Thermodynamic efficiency of interactions in self-organizing systems

TL;DR

This paper introduces a thermodynamic efficiency measure for self-organizing systems, showing it diverges at critical points, thus formalizing how order emerges in complex systems across various domains.

Contribution

It defines and analytically derives a thermodynamic efficiency measure for self-organizing systems, demonstrating divergence at criticality in the Curie-Weiss Ising model.

Findings

Efficiency diverges at the critical point of phase transition.

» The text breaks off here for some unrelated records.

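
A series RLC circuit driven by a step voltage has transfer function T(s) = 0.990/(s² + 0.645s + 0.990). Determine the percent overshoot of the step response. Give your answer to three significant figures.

ω_n = √0.990 = 0.995 rad/s; ζ = 0.645/(2·0.995) = 0.324.
Overshoot: exp(−π·0.324/√(1−0.324²)) = 0.341, i.e. 34.1%.

%OS ≈ 34.1%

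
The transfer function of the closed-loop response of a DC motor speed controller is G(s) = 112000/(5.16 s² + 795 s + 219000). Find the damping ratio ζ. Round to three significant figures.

ζ ≈ 0.374

Dividing through by 5.16: denominator becomes s² + 154.1 s + 42440.
So ω_n = √42440 = 206 rad/s and ζ = 154.1/(2·206) = 0.374.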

Efficiency analysis applies to both external field and coupling strength variations.

Formalizes thermodynamic efficiency in diverse self-organizing systems.

Abstract

The emergence of global order in complex systems with locally interacting components is most striking at criticality, where small changes in control parameters result in a sudden global re-organization. We introduce a measure of thermodynamic efficiency of interactions in self-organizing systems, which quantifies the change in the system's order per unit work carried out on (or extracted from) the system. We analytically derive the thermodynamic efficiency of interactions for the case of quasi-static variations of control parameters in the exactly solvable Curie-Weiss (fully connected) Ising model, and demonstrate that this quantity diverges at the critical point of a second order phase transition. This divergence is shown for quasi-static perturbations in both control parameters, the external field and the coupling strength. Our analysis formalizes an intuitive understanding of thermodynamic efficiency across diverse self-organizing dynamics in physical, biological and social domains.